The film detours at times off Reich and onto a collection of Americans who are living under the burden of our current economic inequality. We all know the stories. Families where both parents work full time jobs only to barely scrape by and accrue nothing in the way of concrete savings or any hope of a happy retirement. These people are taxed at more than 30% of their income, even as the very wealthy are paying taxes in the range of 11-15%. Under such a system are dreams being crushed even as the very wealthy end up with more money than they can possibly spend.

As Reich explains part way through the film, the economy right now is doing great, but the middle class and the poor are not feeling the effects. In the current economic boom, it’s a good time to be the 1%, the rest of us merely endure.

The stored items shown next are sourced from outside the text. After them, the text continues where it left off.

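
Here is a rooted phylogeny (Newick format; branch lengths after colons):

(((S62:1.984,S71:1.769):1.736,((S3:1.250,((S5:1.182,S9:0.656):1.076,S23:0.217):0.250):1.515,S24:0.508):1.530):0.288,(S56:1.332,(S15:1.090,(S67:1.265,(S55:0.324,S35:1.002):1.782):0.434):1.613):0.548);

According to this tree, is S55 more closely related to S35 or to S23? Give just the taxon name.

The MRCA of S55 and S35 subtends (S55,S35) (2 taxa).
The MRCA of S55 and S23 is the root, subtending the entire tree (12 taxa).
The first is nested inside the second, so S55 shares a more recent common ancestor with S35.

S35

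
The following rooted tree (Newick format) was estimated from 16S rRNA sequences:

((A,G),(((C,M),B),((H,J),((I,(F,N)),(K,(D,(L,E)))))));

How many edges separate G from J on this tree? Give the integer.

The MRCA of G and J is the root of the tree.
From G up to that node: 2 branches. From J up to the same node: 4 branches. Total: 2 + 4 = 6.

6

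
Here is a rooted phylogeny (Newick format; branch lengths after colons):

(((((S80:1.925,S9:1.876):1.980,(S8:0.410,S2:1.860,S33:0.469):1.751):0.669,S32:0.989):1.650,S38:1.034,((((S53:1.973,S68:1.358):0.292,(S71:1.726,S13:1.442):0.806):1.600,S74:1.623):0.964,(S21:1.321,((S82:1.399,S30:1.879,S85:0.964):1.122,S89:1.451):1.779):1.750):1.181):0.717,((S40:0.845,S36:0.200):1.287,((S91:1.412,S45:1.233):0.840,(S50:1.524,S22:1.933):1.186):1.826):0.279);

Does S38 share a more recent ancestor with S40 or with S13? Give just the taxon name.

The MRCA of S38 and S13 subtends ((((S80,S9),(S8,S2,S33)),S32),S38,((((S53,S68),(S71,S13)),S74),(S21,((S82,S30,S85),S89)))) (17 taxa).
The MRCA of S38 and S40 is the root, subtending the entire tree (23 taxa).
The first is nested inside the second, so S38 shares a more recent common ancestor with S13.

S13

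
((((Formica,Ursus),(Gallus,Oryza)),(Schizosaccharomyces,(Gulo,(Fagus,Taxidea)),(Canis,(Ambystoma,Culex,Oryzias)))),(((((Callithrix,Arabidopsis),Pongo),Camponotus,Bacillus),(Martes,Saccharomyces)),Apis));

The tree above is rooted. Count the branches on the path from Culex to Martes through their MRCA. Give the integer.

The MRCA of Culex and Martes is the root of the tree.
From Culex up to that node: 5 branches. From Martes up to the same node: 4 branches. Total: 5 + 4 = 9.

9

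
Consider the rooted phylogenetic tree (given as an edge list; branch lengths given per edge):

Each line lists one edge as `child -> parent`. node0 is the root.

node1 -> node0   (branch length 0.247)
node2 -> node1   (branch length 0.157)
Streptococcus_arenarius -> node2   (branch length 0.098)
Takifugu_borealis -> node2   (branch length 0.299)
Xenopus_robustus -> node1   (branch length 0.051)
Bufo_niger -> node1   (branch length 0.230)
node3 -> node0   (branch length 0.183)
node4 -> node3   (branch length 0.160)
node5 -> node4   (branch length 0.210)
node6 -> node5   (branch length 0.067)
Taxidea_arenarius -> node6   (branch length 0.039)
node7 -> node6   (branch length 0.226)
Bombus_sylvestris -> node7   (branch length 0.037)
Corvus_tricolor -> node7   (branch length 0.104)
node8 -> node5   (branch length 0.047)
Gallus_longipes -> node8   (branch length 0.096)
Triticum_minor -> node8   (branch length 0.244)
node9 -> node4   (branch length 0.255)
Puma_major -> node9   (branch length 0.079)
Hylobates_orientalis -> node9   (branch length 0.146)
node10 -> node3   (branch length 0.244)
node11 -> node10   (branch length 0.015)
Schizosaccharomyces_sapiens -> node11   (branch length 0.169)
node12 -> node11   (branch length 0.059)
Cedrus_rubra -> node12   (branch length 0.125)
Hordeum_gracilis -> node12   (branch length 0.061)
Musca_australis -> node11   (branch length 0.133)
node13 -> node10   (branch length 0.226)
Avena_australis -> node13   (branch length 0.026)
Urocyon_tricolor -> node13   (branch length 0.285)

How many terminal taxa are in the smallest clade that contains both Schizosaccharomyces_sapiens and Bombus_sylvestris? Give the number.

The MRCA of Schizosaccharomyces_sapiens and Bombus_sylvestris is the node subtending ((((Taxidea_arenarius,(Bombus_sylvestris,Corvus_tricolor)),(Gallus_longipes,Triticum_minor)),(Puma_major,Hylobates_orientalis)),((Schizosaccharomyces_sapiens,(Cedrus_rubra,Hordeum_gracilis),Musca_australis),(Avena_australis,Urocyon_tricolor))).
That clade contains 13 terminal taxa: Avena_australis, Bombus_sylvestris, Cedrus_rubra, Corvus_tricolor, Gallus_longipes, Hordeum_gracilis, Hylobates_orientalis, Musca_australis, Puma_major, Schizosaccharomyces_sapiens, Taxidea_arenarius, Triticum_minor, Urocyon_tricolor.

13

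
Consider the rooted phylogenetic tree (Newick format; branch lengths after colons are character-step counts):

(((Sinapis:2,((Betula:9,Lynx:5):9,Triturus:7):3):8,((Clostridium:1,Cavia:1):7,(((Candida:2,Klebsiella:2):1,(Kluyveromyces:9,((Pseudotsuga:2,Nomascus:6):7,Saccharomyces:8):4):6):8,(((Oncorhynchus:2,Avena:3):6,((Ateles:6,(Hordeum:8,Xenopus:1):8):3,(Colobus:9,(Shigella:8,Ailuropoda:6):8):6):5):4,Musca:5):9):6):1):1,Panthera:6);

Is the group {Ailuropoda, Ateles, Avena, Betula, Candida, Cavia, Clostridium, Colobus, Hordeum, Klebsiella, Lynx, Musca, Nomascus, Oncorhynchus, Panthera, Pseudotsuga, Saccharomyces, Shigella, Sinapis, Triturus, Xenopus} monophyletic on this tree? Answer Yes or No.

No

The MRCA of the listed taxa is the root, so the smallest clade containing them is the whole tree.
That clade also contains Kluyveromyces, which is not in the proposed group, so the group is not monophyletic.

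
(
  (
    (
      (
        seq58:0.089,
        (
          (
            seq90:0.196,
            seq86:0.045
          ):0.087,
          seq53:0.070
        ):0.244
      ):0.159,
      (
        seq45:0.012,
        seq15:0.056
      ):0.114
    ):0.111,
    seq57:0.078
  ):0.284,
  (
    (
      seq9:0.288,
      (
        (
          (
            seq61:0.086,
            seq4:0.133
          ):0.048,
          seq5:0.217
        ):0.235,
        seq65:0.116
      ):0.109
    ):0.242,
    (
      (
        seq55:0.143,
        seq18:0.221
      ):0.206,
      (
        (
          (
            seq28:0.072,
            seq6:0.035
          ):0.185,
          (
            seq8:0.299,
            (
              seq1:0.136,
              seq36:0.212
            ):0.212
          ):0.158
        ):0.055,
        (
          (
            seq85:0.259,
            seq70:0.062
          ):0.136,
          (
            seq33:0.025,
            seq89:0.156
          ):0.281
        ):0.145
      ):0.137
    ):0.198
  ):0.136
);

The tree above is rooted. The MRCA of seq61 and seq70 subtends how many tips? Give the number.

16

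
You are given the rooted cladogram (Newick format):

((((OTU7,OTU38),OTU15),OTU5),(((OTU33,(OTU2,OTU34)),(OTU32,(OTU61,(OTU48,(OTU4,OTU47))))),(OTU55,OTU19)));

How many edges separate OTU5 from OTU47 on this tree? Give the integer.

9

The MRCA of OTU5 and OTU47 is the root of the tree.
From OTU5 up to that node: 2 branches. From OTU47 up to the same node: 7 branches. Total: 2 + 7 = 9.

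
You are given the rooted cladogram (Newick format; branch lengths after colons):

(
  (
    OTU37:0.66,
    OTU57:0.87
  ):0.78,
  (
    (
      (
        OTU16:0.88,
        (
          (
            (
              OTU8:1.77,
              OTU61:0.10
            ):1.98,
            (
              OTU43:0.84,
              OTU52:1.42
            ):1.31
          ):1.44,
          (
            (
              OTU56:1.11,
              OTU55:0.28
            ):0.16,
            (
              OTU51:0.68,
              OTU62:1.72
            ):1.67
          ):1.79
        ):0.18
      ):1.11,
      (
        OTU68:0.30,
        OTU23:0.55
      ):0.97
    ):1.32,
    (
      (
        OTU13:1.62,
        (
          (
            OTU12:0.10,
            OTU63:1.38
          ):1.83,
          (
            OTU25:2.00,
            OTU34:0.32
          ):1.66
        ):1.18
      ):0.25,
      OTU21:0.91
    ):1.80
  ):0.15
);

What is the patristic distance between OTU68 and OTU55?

4.79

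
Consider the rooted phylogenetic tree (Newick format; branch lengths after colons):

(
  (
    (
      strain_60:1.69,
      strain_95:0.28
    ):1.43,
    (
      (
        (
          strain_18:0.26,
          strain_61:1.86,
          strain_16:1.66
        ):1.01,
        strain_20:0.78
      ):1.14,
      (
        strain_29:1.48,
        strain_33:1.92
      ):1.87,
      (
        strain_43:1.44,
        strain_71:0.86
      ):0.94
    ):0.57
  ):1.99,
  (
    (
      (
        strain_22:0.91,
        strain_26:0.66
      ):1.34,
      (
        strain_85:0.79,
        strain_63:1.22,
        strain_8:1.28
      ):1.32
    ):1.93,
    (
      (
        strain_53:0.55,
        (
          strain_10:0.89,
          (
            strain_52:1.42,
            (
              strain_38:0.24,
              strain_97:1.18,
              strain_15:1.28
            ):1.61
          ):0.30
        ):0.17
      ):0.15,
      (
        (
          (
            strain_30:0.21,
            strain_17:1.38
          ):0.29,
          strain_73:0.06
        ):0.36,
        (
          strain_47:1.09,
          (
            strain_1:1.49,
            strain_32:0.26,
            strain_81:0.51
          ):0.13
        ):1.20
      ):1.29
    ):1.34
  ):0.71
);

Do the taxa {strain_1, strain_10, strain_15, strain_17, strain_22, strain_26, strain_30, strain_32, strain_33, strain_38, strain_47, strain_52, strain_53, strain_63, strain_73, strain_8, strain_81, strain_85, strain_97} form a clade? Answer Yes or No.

The MRCA of the listed taxa is the root, so the smallest clade containing them is the whole tree.
That clade also contains strain_16, strain_18, strain_20, strain_29, strain_43, strain_60, strain_61, strain_71, strain_95, which are not in the proposed group, so the group is not monophyletic.

No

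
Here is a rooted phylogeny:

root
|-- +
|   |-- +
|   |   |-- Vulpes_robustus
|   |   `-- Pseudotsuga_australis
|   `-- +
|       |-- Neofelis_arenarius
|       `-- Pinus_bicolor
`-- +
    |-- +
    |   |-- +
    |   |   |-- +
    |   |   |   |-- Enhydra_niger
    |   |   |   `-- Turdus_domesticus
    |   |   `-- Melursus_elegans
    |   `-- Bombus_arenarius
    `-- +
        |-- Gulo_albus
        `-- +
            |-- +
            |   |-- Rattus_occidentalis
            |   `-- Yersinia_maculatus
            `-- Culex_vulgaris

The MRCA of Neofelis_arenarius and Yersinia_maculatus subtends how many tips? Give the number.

The MRCA of Neofelis_arenarius and Yersinia_maculatus is the root, so the clade is the entire tree.
That clade contains 12 terminal taxa: Bombus_arenarius, Culex_vulgaris, Enhydra_niger, Gulo_albus, Melursus_elegans, Neofelis_arenarius, Pinus_bicolor, Pseudotsuga_australis, Rattus_occidentalis, Turdus_domesticus, Vulpes_robustus, Yersinia_maculatus.

12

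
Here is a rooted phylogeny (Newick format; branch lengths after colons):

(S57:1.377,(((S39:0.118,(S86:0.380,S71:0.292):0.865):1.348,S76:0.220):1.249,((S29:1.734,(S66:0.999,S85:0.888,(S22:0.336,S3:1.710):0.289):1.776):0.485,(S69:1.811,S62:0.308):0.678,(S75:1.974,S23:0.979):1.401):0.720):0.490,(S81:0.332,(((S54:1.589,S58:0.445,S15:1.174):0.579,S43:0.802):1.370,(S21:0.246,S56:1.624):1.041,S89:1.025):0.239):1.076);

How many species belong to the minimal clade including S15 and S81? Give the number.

The MRCA of S15 and S81 is the node subtending (S81,(((S54,S58,S15),S43),(S21,S56),S89)).
That clade contains 8 terminal taxa: S15, S21, S43, S54, S56, S58, S81, S89.

8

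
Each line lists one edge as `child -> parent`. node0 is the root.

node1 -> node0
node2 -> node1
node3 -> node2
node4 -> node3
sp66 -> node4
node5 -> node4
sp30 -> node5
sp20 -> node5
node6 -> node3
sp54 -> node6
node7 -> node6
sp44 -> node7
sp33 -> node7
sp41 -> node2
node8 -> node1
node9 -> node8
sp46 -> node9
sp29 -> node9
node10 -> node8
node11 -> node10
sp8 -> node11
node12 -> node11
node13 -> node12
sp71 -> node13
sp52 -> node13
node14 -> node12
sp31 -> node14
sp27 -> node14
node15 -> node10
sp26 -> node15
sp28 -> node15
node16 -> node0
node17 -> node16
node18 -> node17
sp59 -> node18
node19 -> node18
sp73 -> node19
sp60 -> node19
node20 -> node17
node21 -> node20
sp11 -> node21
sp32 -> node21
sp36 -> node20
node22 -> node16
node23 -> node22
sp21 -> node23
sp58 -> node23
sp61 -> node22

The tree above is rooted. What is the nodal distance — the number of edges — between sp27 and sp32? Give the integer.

12

The MRCA of sp27 and sp32 is the root of the tree.
From sp27 up to that node: 7 branches. From sp32 up to the same node: 5 branches. Total: 7 + 5 = 12.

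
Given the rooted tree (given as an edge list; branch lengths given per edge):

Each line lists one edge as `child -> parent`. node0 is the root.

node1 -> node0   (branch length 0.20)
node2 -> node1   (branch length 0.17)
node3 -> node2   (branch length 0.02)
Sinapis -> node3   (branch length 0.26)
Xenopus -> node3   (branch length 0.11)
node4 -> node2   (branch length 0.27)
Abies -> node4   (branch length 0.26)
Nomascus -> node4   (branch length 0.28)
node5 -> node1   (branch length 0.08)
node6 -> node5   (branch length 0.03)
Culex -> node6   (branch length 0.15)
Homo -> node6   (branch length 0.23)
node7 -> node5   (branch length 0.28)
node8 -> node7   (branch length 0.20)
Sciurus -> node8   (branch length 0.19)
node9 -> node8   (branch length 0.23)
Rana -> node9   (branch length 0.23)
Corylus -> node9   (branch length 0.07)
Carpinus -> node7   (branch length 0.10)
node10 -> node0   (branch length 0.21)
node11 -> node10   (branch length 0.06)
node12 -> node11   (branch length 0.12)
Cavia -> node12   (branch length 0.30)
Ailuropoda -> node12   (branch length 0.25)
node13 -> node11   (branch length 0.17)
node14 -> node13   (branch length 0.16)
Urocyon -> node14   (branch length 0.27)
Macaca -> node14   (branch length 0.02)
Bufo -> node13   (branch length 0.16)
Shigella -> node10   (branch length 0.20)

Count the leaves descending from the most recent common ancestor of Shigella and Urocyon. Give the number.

The MRCA of Shigella and Urocyon is the node subtending (((Cavia,Ailuropoda),((Urocyon,Macaca),Bufo)),Shigella).
That clade contains 6 terminal taxa: Ailuropoda, Bufo, Cavia, Macaca, Shigella, Urocyon.

6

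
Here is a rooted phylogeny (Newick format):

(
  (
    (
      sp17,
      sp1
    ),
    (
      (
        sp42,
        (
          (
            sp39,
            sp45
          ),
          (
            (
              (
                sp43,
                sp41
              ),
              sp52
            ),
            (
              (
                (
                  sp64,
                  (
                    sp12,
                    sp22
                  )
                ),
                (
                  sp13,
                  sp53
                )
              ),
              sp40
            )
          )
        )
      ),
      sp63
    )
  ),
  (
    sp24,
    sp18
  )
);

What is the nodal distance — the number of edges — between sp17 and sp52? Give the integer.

The MRCA of sp17 and sp52 is the node subtending ((sp17,sp1),((sp42,((sp39,sp45),(((sp43,sp41),sp52),(((sp64,(sp12,sp22)),(sp13,sp53)),sp40)))),sp63)).
From sp17 up to that node: 2 branches. From sp52 up to the same node: 6 branches. Total: 2 + 6 = 8.

8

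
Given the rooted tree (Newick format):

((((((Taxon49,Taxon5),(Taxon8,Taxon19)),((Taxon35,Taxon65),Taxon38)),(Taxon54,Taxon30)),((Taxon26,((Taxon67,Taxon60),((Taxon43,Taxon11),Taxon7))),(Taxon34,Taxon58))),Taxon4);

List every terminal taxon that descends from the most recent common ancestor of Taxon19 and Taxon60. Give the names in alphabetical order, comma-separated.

Tracing Taxon19: it sits inside (Taxon8,Taxon19).
Tracing Taxon60: it sits inside (Taxon67,Taxon60).
The smallest clade enclosing both is (((((Taxon49,Taxon5),(Taxon8,Taxon19)),((Taxon35,Taxon65),Taxon38)),(Taxon54,Taxon30)),((Taxon26,((Taxon67,Taxon60),((Taxon43,Taxon11),Taxon7))),(Taxon34,Taxon58))); the answer is its 17 terminal taxa in alphabetical order.

Taxon11, Taxon19, Taxon26, Taxon30, Taxon34, Taxon35, Taxon38, Taxon43, Taxon49, Taxon5, Taxon54, Taxon58, Taxon60, Taxon65, Taxon67, Taxon7, Taxon8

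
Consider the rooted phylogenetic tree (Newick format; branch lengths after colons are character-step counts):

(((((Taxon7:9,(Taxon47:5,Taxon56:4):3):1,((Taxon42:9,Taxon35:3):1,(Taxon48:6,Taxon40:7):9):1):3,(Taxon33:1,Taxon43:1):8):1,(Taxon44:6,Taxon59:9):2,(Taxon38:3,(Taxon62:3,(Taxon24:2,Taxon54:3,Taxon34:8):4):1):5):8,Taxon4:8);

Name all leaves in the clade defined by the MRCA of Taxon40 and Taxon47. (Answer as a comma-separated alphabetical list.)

Tracing Taxon40: it sits inside (Taxon48,Taxon40).
Tracing Taxon47: it sits inside (Taxon47,Taxon56).
The smallest clade enclosing both is ((Taxon7,(Taxon47,Taxon56)),((Taxon42,Taxon35),(Taxon48,Taxon40))); the answer is its 7 terminal taxa in alphabetical order.

Taxon35, Taxon40, Taxon42, Taxon47, Taxon48, Taxon56, Taxon7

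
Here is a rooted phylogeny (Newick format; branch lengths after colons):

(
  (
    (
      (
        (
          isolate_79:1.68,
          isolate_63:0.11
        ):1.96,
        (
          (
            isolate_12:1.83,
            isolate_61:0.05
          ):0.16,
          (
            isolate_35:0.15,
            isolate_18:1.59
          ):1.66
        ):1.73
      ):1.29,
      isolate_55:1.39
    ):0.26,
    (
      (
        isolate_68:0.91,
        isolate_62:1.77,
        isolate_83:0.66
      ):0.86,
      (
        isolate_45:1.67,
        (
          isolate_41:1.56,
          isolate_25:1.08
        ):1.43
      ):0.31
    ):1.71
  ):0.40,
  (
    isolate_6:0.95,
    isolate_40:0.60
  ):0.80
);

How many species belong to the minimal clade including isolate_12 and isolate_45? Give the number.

13

The MRCA of isolate_12 and isolate_45 is the node subtending ((((isolate_79,isolate_63),((isolate_12,isolate_61),(isolate_35,isolate_18))),isolate_55),((isolate_68,isolate_62,isolate_83),(isolate_45,(isolate_41,isolate_25)))).
That clade contains 13 terminal taxa: isolate_12, isolate_18, isolate_25, isolate_35, isolate_41, isolate_45, isolate_55, isolate_61, isolate_62, isolate_63, isolate_68, isolate_79, isolate_83.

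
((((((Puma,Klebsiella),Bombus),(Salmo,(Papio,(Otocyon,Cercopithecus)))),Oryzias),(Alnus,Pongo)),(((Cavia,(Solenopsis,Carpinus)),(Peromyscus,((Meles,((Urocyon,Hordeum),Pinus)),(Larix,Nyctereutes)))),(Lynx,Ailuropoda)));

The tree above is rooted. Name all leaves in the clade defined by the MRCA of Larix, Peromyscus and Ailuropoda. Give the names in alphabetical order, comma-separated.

Tracing Larix: it sits inside (Larix,Nyctereutes).
Tracing Peromyscus: it sits inside (Peromyscus,((Meles,((Urocyon,Hordeum),Pinus)),(Larix,Nyctereutes))).
Tracing Ailuropoda: it sits inside (Lynx,Ailuropoda).
The smallest clade enclosing all 3 is (((Cavia,(Solenopsis,Carpinus)),(Peromyscus,((Meles,((Urocyon,Hordeum),Pinus)),(Larix,Nyctereutes)))),(Lynx,Ailuropoda)); the answer is its 12 terminal taxa in alphabetical order.

Ailuropoda, Carpinus, Cavia, Hordeum, Larix, Lynx, Meles, Nyctereutes, Peromyscus, Pinus, Solenopsis, Urocyon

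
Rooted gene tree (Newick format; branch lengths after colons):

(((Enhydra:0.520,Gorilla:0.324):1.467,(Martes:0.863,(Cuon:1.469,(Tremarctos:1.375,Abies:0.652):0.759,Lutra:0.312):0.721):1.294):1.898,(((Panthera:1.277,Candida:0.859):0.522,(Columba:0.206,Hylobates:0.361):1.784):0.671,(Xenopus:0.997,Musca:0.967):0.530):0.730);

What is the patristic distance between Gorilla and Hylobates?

7.235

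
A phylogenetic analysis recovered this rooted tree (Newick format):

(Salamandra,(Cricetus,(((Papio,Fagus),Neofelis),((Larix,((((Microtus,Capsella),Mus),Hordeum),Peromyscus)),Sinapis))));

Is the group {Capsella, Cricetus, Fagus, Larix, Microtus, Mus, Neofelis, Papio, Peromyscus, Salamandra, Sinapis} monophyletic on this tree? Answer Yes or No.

The MRCA of the listed taxa is the root, so the smallest clade containing them is the whole tree.
That clade also contains Hordeum, which is not in the proposed group, so the group is not monophyletic.

No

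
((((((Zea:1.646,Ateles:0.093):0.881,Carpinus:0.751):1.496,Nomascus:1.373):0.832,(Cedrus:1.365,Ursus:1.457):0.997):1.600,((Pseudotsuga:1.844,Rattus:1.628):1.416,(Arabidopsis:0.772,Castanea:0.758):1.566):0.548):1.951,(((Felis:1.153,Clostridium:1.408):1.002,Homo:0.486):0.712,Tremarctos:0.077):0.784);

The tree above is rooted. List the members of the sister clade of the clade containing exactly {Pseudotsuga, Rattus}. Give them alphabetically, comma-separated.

Arabidopsis, Castanea

The clade containing exactly {Pseudotsuga, Rattus} attaches to the tree at the node subtending ((Pseudotsuga,Rattus),(Arabidopsis,Castanea)).
The other lineage descending from that same node — the sister group — is (Arabidopsis,Castanea); its 2 tips in alphabetical order are the answer.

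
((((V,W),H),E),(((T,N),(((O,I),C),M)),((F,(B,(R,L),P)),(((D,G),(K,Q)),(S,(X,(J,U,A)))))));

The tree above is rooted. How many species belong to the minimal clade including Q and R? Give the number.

14

The MRCA of Q and R is the node subtending ((F,(B,(R,L),P)),(((D,G),(K,Q)),(S,(X,(J,U,A))))).
That clade contains 14 terminal taxa: A, B, D, F, G, J, K, L, P, Q, R, S, U, X.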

The problems our world experiences due to economic inequality are exacerbated by the effect such money has on our politics. A beleaguered and uninformed middle class can be easily manipulated into believing that the cause of all our problems is not due to a structural defect in the way we regulate our economy, but because of immigrants stealing our jobs, terrorist Muslims infiltrating our society, or as a punishment from God for allowing gay marriage and atheism.

Meanwhile the very rich use their money to buy the favor of candidates, paying lobbyists to convince legislators to pass changes to the laws that favor making the rich even richer, giving them more power with which to warp the system. This is part of what Reich calls the Vicious Cycle, and it won’t be enough to simply do away with Citizens United, we need to reduce the power of the 1% to unduly impact the political system, and this means taxing their wealth and modifying economic incentives.

There is no such thing as a free market. All markets operate by the rules we, as a society, put in place. We have the ability to modify rules when certain people, who are infinitely inventive and always looking for loopholes that lead to wealth, break or game the system. At that point it is important to close loopholes and erect barriers to such exploitation. Markets work best when they are managed and planned, just as managed and planned farms work better than wild fields for generating food.

Inequality for All is based on Reich’s 2010 bestseller Aftershock: The Next Economy and America’s Future and won a U.S. Documentary Special Jury Award for Achievement in Filmmaking at the Sundance Film Festival. It premieres in Providence on Friday, October 18th at the Avon Cinema on Thayer St. RI Future, the Economic Progress Institute and other progressive organizations in the Ocean State are holding a special screening at 4pm, followed by a conversation about the film at the English Cellar Ale House, 165 Angell, just off of Thayer.

After this special performance the film will be at the Avon for at least an entire week’s worth of showtimes.